Chacune de ces trois hypothèses demeure compatible avec la poursuite du rôle actuellement assuré par les bibliothèques départementales, sachant que le maintien d’une relation de proximité avec les communes et intercommunalité est essentiel.
Ces perspectives m’inspirent deux remarques.
- Les trois hypothèses ci-dessus ressemblent étrangement aux différentes variantes de la gestion intercommunale de la lecture publique, qu’elles soient vues sous l’angle institutionnel (du transfert total à la collectivité intercommunale au maintien de la juxtaposition de bibliothèques uniquement communales) ou sous l’angle fonctionnel (de l’intégration totale des fonctionnement à l’autonomie fonctionnelle de chaque établissement).
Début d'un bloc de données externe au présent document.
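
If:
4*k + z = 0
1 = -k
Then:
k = -1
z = 4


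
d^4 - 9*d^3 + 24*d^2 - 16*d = d*(d - 4)^2*(d - 1)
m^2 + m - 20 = (m - 4)*(m + 5)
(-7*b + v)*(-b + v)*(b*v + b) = 7*b^3*v + 7*b^3 - 8*b^2*v^2 - 8*b^2*v + b*v^3 + b*v^2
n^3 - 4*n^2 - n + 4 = (n - 4)*(n - 1)*(n + 1)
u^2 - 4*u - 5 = (u - 5)*(u + 1)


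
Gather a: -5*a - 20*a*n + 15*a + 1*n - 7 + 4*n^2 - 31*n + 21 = a*(10 - 20*n) + 4*n^2 - 30*n + 14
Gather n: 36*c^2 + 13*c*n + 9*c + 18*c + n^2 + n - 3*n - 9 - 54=36*c^2 + 27*c + n^2 + n*(13*c - 2) - 63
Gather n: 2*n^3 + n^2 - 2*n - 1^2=2*n^3 + n^2 - 2*n - 1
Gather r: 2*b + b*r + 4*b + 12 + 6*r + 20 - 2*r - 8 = 6*b + r*(b + 4) + 24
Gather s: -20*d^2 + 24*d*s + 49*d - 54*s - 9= -20*d^2 + 49*d + s*(24*d - 54) - 9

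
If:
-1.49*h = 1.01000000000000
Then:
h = -0.68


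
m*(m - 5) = m^2 - 5*m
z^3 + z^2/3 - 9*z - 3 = (z - 3)*(z + 1/3)*(z + 3)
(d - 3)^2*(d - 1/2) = d^3 - 13*d^2/2 + 12*d - 9/2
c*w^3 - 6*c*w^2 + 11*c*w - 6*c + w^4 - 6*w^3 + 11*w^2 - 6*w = (c + w)*(w - 3)*(w - 2)*(w - 1)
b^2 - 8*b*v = b*(b - 8*v)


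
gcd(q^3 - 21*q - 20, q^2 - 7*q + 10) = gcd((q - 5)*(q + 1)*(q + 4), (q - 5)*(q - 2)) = q - 5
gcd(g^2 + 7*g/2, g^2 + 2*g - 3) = 1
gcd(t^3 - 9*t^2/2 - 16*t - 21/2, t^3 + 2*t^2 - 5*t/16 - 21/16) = t + 1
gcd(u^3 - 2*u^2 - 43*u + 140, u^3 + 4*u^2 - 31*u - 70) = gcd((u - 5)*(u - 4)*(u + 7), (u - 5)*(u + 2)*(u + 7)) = u^2 + 2*u - 35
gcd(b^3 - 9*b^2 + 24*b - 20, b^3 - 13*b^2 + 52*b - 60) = b^2 - 7*b + 10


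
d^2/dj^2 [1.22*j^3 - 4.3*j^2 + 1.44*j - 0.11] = 7.32*j - 8.6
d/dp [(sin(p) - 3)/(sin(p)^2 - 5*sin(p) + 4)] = (6*sin(p) + cos(p)^2 - 12)*cos(p)/(sin(p)^2 - 5*sin(p) + 4)^2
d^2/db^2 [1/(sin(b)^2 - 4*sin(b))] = 2*(-2*sin(b) + 6 - 5/sin(b) - 12/sin(b)^2 + 16/sin(b)^3)/(sin(b) - 4)^3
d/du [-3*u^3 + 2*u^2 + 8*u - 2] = -9*u^2 + 4*u + 8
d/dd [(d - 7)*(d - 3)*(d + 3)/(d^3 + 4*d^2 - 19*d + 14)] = (11*d^4 - 20*d^3 + 22*d^2 - 700*d + 1071)/(d^6 + 8*d^5 - 22*d^4 - 124*d^3 + 473*d^2 - 532*d + 196)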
Autant dire que, sauf injonction politique évidemment légitime, l’intégration institutionnelle n’entraine pas mécaniquement l’intégration fonctionnelle et que, sur l’un et l’autre plan, entre le tout ou rien, il existe des degrés.
- Si la lecture publique devait être entraînée, par la force d’un mouvement général, vers une instance régionale, nous assisterions à la résurgence, cette fois assumée, de ce qu’en 2003 je nommais « l’introuvable échelon régional » dans Le développement territorial de la lecture publique : éléments de rétroprospective : des projets inaboutis (défendus par Georgette et Éric Grolier puis Pierre Lelièvre dans les années 1930, puis par les partisans de la bibliothèque de secteur dans les années 1960 et 1970, sans parler du rapport Pingaud-Barraud en 1982) à la création des agences régionales de coopération dans les années 1980.
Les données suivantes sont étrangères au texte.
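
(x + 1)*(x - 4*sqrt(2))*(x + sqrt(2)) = x^3 - 3*sqrt(2)*x^2 + x^2 - 8*x - 3*sqrt(2)*x - 8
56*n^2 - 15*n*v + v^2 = (-8*n + v)*(-7*n + v)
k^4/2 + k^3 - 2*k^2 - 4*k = k*(k/2 + 1)*(k - 2)*(k + 2)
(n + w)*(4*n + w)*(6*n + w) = 24*n^3 + 34*n^2*w + 11*n*w^2 + w^3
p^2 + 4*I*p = p*(p + 4*I)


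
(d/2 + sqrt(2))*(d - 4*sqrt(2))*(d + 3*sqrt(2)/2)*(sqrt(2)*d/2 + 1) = sqrt(2)*d^4/4 + d^3/4 - 23*sqrt(2)*d^2/4 - 23*d - 12*sqrt(2)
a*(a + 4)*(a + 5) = a^3 + 9*a^2 + 20*a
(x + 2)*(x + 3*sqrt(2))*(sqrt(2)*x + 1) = sqrt(2)*x^3 + 2*sqrt(2)*x^2 + 7*x^2 + 3*sqrt(2)*x + 14*x + 6*sqrt(2)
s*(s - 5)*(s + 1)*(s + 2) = s^4 - 2*s^3 - 13*s^2 - 10*s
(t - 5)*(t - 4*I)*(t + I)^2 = t^4 - 5*t^3 - 2*I*t^3 + 7*t^2 + 10*I*t^2 - 35*t + 4*I*t - 20*I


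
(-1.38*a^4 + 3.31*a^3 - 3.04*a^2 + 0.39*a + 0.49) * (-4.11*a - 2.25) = 5.6718*a^5 - 10.4991*a^4 + 5.0469*a^3 + 5.2371*a^2 - 2.8914*a - 1.1025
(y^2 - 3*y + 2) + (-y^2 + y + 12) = 14 - 2*y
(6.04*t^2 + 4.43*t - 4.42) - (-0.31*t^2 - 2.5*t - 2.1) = 6.35*t^2 + 6.93*t - 2.32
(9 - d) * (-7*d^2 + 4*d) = 7*d^3 - 67*d^2 + 36*d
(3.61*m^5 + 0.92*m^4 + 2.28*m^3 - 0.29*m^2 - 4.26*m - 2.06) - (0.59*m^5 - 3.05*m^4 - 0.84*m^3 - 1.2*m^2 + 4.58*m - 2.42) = 3.02*m^5 + 3.97*m^4 + 3.12*m^3 + 0.91*m^2 - 8.84*m + 0.36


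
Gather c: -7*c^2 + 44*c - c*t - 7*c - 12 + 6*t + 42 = -7*c^2 + c*(37 - t) + 6*t + 30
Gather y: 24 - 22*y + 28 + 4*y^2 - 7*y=4*y^2 - 29*y + 52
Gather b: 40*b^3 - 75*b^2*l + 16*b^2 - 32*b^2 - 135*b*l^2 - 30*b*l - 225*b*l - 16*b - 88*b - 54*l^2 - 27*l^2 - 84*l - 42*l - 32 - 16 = 40*b^3 + b^2*(-75*l - 16) + b*(-135*l^2 - 255*l - 104) - 81*l^2 - 126*l - 48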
Ce n’est évidemment pas à partir du cas de la lecture publique que sera reconfigurée, si elle doit l’être, l’organisation territoriale de la République, mais les travaux préparant cette réforme évoquent tous la définition des compétences de chaque collectivité. Or les BDP ne peuvent pas ne pas être évoqués puisqu’il s’agit d’une conférence obligatoire des départements, transférée par l’Etat en 1986. Ou bien cette compétence disparaît, ce qui n’est ni vraisemblable ni souhaitable, ou bien elle est confirmée et assignée au département maintenu ou à la Région.
J’observe simplement que les missions assumées par les départements sont bien identifiées tout en évoluant, tandis que la coopération régionale tend à prendre une tournure interprofessionnelle certes utile mais contionnée à des segments particuliers0. C’ets donc à partir de l’activité actuelle des BDP qu’une éventuelle recomposition peut s’opérer sans liquider les ‘acquis.
Enfin, si au jardin à la française est préféré un traitement au cas par cas, du moins dans certaines zones (cas particulier de l’Île-de-France, fusion des départements alsaciens, extension de la communauté lyonnaise a détriment du Rhône…), les BDP situées dans ces zones pourraient subir des sorts particuliers.
L’intercommunalité ?
L’échelle intercommunale, peu abordée dans les médias généralistes à propos de la réforme, en est pourtant un des enjeux majeurs puisque le comité Balladur se pose cette question radicale : « les communes (…] resteraient-elles des collectivités territoriales à part entière ? » ; « la clause de compétence générale devrait-elle être reconnue exclusivement aux intercommunalités ? »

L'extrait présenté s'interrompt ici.